Using Intoxication As A Defense In Kansas And Missouri

It sometimes happens that accusations of crimes happen when one or more parties are under the influence of drugs or alcohol.  Sometimes this intoxication is voluntary (i.e., a person knowingly and deliberately consumed intoxicants) and sometimes it is involuntary (i.e., a person was given intoxicants without his or her knowledge).

Suppose, for example, a person attends a party and drinks punch that has been “spiked.”  He then commits a crime at the party.  When is intoxication (voluntary or involuntary) a defense to a criminal charge?  What are the rules?  The answers can get complicated, depending on a variety of factors.  We discuss the basic outlines here.

First, what is the meaning of the term “voluntary intoxication”?  The word “voluntary” here is generally taken to mean “self-induced”, in that the person intended to have intoxicants introduced in his or her system, and knew of the chemical effects of the intoxicants.  But there are nuances to this definition.  The actor must know he is introducing the substance into his system, but apparently need only be “negligent” as to its chemical effect on his body.  Also, it appears that drugs taken as part of a program of medical advice is not considered “voluntary intoxication.”

This makes sense, as a person should be able to rely on the sound advice of medical professionals.  “Involuntary intoxication” by contrast is intoxication obtained by fraud, deceit, trickery, compulsion, or some other factor that makes the introduction of drugs into the body not a deliberate act.

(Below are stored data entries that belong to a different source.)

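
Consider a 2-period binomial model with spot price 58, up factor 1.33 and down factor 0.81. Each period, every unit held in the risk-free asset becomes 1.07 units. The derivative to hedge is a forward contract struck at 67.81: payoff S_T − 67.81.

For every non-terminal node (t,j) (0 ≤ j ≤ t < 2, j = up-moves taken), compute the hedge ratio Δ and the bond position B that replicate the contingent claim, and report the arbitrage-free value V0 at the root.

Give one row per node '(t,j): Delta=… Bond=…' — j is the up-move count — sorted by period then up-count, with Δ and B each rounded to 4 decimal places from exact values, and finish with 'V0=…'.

(0,0): Delta=1.0000 Bond=-59.2279
(1,0): Delta=1.0000 Bond=-63.3738
(1,1): Delta=1.0000 Bond=-63.3738
V0=-1.2279

Under the risk-neutral measure, an up-move has probability p* = (R−d)/(u−d) = 0.5000 and values discount at R = 1.07.
At expiry t=2: V(2,0)=-29.7562, V(2,1)=-5.3266, V(2,2)=34.7862
(1,0): S=46.9800. Δ = (V_up−V_dn)/(S_up−S_dn) = (-5.3266−-29.7562)/(62.4834−38.0538) = 1.0000. V = [p*·-5.3266 + (1−p*)·-29.7562]/1.07 = -16.3938. B = V − Δ·S = -63.3738.
(1,1): S=77.1400. Δ = (V_up−V_dn)/(S_up−S_dn) = (34.7862−-5.3266)/(102.5962−62.4834) = 1.0000. V = [p*·34.7862 + (1−p*)·-5.3266]/1.07 = 13.7662. B = V − Δ·S = -63.3738.
(0,0): S=58.0000. Δ = (V_up−V_dn)/(S_up−S_dn) = (13.7662−-16.3938)/(77.1400−46.9800) = 1.0000. V = [p*·13.7662 + (1−p*)·-16.3938]/1.07 = -1.2279. B = V − Δ·S = -59.2279.
Each (Δ,B) replicates both successor values, so the strategy is self-financing and V0 is arbitrage-free.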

Where someone’s intoxication is involuntary (as described above), this fact can be used as a defense where the intoxication negates a required element of the offense.  This makes good sense, and it ties in the basic idea of the prosecution needing to prove every element of an offense beyond a reasonable doubt.  But where the intoxication is voluntary or self-induced, the situation can be quite complicated.  Cases and situations will vary greatly, but the following general principles are good ones:

1.      Some jurisdictions permit voluntary intoxication as a defense if it negates any required element of an offense.  Courts have taken steps to limit this rule, but it has some historical lineage.  For example, the 1981 version of the Kansas Statutes (K.S.A. 21-3208(2)) references it.

2.      Some other jurisdictions do not allow voluntary intoxication to negate “recklessness” if the defendant would have known of the risk had he been sober.  The idea here is that a person should not be able to take advantage of a situation (intoxication) that he himself created, and then use that as a defense.  This approach is basically a limitation on the voluntary intoxication defense.  In other words, voluntary intoxication will only be able to negate elements of offenses in certain circumstances.  Under this approach, voluntary intoxication will typically be available to negate the elements of “purpose, motive, or intent.”

3.      Another approach, somewhat older and based on common law, is to allow voluntary intoxication as a defense for “specific intent crimes” but not allow it for “general intent crimes.”  General intent is defined as the intent generally to do the physical act in question.  Specific intent is different.  It is some intent in addition to do the physical act in question that the crime requires.

4.      Some jurisdictions allow voluntary intoxication only as a defense to homicide, if the defendant can show it negates the elements of deliberation or premeditation.  Here again, we have the idea of limiting the scope of the voluntary intoxication defense.

5.      Some jurisdictions refuse to recognize the defense under any circumstances, or only in cases where the voluntary intoxication causes the legal equivalent of insanity.  This rule is a harsh one, not favored by most courts, and can result in unfair outcomes.  Although such jurisdictions may permit intoxication as a mitigating factor in sentencing, that does little to soften the harshness of this approach.

The key thing here is, as in all cases, to a proper analysis of the facts of the case and the law of the jurisdiction in question.  Both Kansas and Missouri have model jury instructions, as do the federal courts, and these should be the starting point for any attempt to use intoxication defenses.  If the facts merit it, and the case law supports it, non-standard jury instructions can be offered to a court during trial, even if they are not found in the model jury instructions.